After studying at Twickenham College of Art, Colin Fulcher landed a job at the then prestigious Conran Design Group in 1965. At 23 years old, he cut his teeth at projects like the catalogue for the Habitat homeware stores and the D&AD exhibitions. In spite of a bright future in commercial design, Fulcher left all that behind to join London’s underground scene.
He started to collaborate with indie magazines Oz and Friends (later Frendz). Existence is Happiness, the foldout poster that Bubbles designed for Oz’s 12th issue (1968), shows bold blocks of color together with highly decorative images. An example of his love of appropriation and reinterpretation brings together influences of Pop Art as well as Art Nouveau.
It was during this period that Bubbles met Hawkwind, for whom he designed the cover for In Search of Space (1971). Although this early work is to be considered a precursor to his more influential post-punk design, In search of Space is a masterpiece of what can be termed a ‘Gesamtkunstwerk’, or a total work of art. A hawk-shaped, two dimensional spaceship design that opens to reveal a poster layout with the band’s portraits. It was an amazingly ambitious design. Although the general concept for the album art came from Hawkwind, they gave Bubbles full freedom, and he acted upon it by taking control over the band’s visuals, applying his motifs everywhere from their communications materials to their equipment. Unrestricted by the physical space of the record sleeve, he created a cohesive and unified picture that translated the bands own mythology.
Bubbles moved to Ireland around 1976 and took this opportunity to fill in the gaps of his Art History education by researching early twentieth-century art. Constructivism, Cubism, Dada, and anything else that caught his attention became a part of a renovated visual vocabulary.
Jake Riviera, a friend and co-founder of Stiff Records, begged him to return to London and offered him total control over his bands’ image. Bubbles was to follow him from Stiff to Radar and later on to F-Beat, always creating original artwork that had a perfect match in Post-punk’s urgency. In this setting Bubbles found a new home, leaving his hippie days behind and embracing the post punk scene.
The Damned’s 1977 album Music for Pleasure is an appropriation of Kandinsky with hidden portraits of the band members, while Generation X’s Your Generation makes a direct reference to the work of El-Lissitzky. Elvis Costello’s 1978 album This Year’s Model plays with design’s work process by showing CMYK color bars and an apparent misprint of the album’s name.
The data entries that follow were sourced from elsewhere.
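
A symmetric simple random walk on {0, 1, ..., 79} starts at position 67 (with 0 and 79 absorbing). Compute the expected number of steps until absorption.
E[τ | X_0 = 67] = 804

Let v_k = E[τ | X_0 = k]. Boundary: v_0 = v_79 = 0. Recurrence: v_k = 1 + (v_{k-1} + v_{k+1})/2 for 1 ≤ k ≤ 78. The particular solution to v_k − (v_{k-1} + v_{k+1})/2 = 1 is v_k = −k^2. Adding homogeneous solution A + B k and matching boundaries gives v_k = k (79 − k). Substituting k = 67: v_67 = 67 · 12 = 804.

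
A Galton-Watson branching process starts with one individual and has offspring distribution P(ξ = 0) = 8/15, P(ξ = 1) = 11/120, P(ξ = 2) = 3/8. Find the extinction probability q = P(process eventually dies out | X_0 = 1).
q = 1

Mean offspring μ = 0·8/15 + 1·11/120 + 2·3/8 = 101/120 ≤ 1. For μ ≤ 1 with offspring not concentrated at 1, the Galton-Watson process goes extinct almost surely, so q = 1.
(Algebraic check: The pgf is f(s) = 8/15 + 11/120·s + 3/8·s². The extinction probability q is the smallest fixed point of f in [0, 1]. Setting s = f(s):
  3/8·s² + (11/120 − 1)·s + 8/15 = 0
  3/8·s² − (8/15 + 3/8)·s + 8/15 = 0
which factors as (s − 1)·(3/8·s − 8/15) = 0, giving roots s = 1 and s = (8/15)/(3/8) = 64/45. Since 64/45 ≥ 1, the smallest root in [0, 1] is s = 1.)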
There is a lack of preciousness and an energetic eclecticism that characterizes Bubbles designs. Not recognizing boundaries between high and low culture and always trying to merge them allowed him to avoid being pigeonholed, as was the case for many successful designers.
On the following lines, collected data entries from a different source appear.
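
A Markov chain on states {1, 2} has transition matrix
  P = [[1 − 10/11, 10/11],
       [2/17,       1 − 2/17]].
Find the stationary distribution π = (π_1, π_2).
π_1 = 11/96, π_2 = 85/96

Solve πP = π with π_1 + π_2 = 1. From πP = π: π_1 · (1 − 10/11) + π_2 · 2/17 = π_1 ⇒ π_2 · 2/17 = π_1 · 10/11 ⇒ π_2/π_1 = (10/11)/(2/17) = 85/11. Together with π_1 + π_2 = 1:
  π_1 = (2/17)/(10/11 + 2/17) = (2/17)/(192/187) = 11/96,
  π_2 = (10/11)/(10/11 + 2/17) = (10/11)/(192/187) = 85/96.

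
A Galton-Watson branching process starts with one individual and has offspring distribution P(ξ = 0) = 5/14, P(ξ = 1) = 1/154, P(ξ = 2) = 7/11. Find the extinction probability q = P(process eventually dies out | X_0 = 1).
q = 55/98

The pgf is f(s) = 5/14 + 1/154·s + 7/11·s². The extinction probability q is the smallest fixed point of f in [0, 1]. Setting s = f(s):
  7/11·s² + (1/154 − 1)·s + 5/14 = 0
  7/11·s² − (5/14 + 7/11)·s + 5/14 = 0
which factors as (s − 1)·(7/11·s − 5/14) = 0, giving roots s = 1 and s = (5/14)/(7/11) = 55/98.
Mean offspring μ = 1/154 + 2·7/11 = 197/154 > 1 (supercritical), so q < 1. The extinction probability is the smaller root: q = (5/14)/(7/11) = 55/98.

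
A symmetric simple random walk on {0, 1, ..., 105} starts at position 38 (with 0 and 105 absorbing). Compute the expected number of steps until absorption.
E[τ | X_0 = 38] = 2546

Let v_k = E[τ | X_0 = k]. Boundary: v_0 = v_105 = 0. Recurrence: v_k = 1 + (v_{k-1} + v_{k+1})/2 for 1 ≤ k ≤ 104. The particular solution to v_k − (v_{k-1} + v_{k+1})/2 = 1 is v_k = −k^2. Adding homogeneous solution A + B k and matching boundaries gives v_k = k (105 − k). Substituting k = 38: v_38 = 38 · 67 = 2546.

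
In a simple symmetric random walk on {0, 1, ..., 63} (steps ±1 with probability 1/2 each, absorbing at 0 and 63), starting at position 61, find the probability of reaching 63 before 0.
P(hit 63 before 0) = 61/63

Let u_k = P(hit 63 before 0 | start at k). Then u_0 = 0, u_63 = 1, and u_k = u_{k-1}/2 + u_{k+1}/2 for 1 ≤ k ≤ 62. This harmonic recurrence is solved by u_k = k/63, giving u_61 = 61/63.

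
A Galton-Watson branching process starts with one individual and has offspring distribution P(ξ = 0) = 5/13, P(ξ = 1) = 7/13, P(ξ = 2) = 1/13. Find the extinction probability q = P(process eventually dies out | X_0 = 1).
q = 1

Mean offspring μ = 0·5/13 + 1·7/13 + 2·1/13 = 9/13 ≤ 1. For μ ≤ 1 with offspring not concentrated at 1, the Galton-Watson process goes extinct almost surely, so q = 1.
(Algebraic check: The pgf is f(s) = 5/13 + 7/13·s + 1/13·s². The extinction probability q is the smallest fixed point of f in [0, 1]. Setting s = f(s):
  1/13·s² + (7/13 − 1)·s + 5/13 = 0
  1/13·s² − (5/13 + 1/13)·s + 5/13 = 0
which factors as (s − 1)·(1/13·s − 5/13) = 0, giving roots s = 1 and s = (5/13)/(1/13) = 5. Since 5 ≥ 1, the smallest root in [0, 1] is s = 1.)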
Looking back at Bubbles career, it is hard to understand why he did not wish to be recognized. Although the fans knew the covers, they were most likely unaware of the man behind these. A rare interview published in 1981 in The Face magazine sheds some light over the subject with Bubbles displaying a strong sense of professional ethics. As a designer he saw himself as an interpreter of his clients wishes: “I feel really strongly about what I do, that it is for other people, that’s why I don’t really like crediting myself on people’s albums – like you’ve got a Nick Lowe album, it’s a NICK LOWE’s album not a Barney Bubbles album!” When asked about the attitude of young designers who saw their work as Art, Bubbles expressed nothing but disappointment. “All that to me is highly suspect because you’ve got to wait, hear the music and meet the guys, and they tell you what they want and then it’s up to you to deliver that.”
In the last few years of his life, he did less and less work as a graphic designer and committed more time to working as an artist and painter. In his final years he had spent some time dealing with a nervous disorder and finally, in 1983, at 41 years old, Barney Bubbles decided to end his life. In many ways Bubbles modesty was a double-edged sword that allowed him to perpetually grow as a designer without getting pompous and never stale. Yet, it was also this modesty that allowed him to completely under sell and under promote himself and so allowing his contemporaries to take center stage.
With more recent attempts at wider recognition, his work has been included in exhibitions and retrospectives, press coverage and a book (Reasons to be Cheerful: The Life & Work of Barney Bubbles, Adelita, 2008). Although Barney Bubbles went to great lengths to make himself anonymous, we can see today how his designs keep influencing new waves of young designers.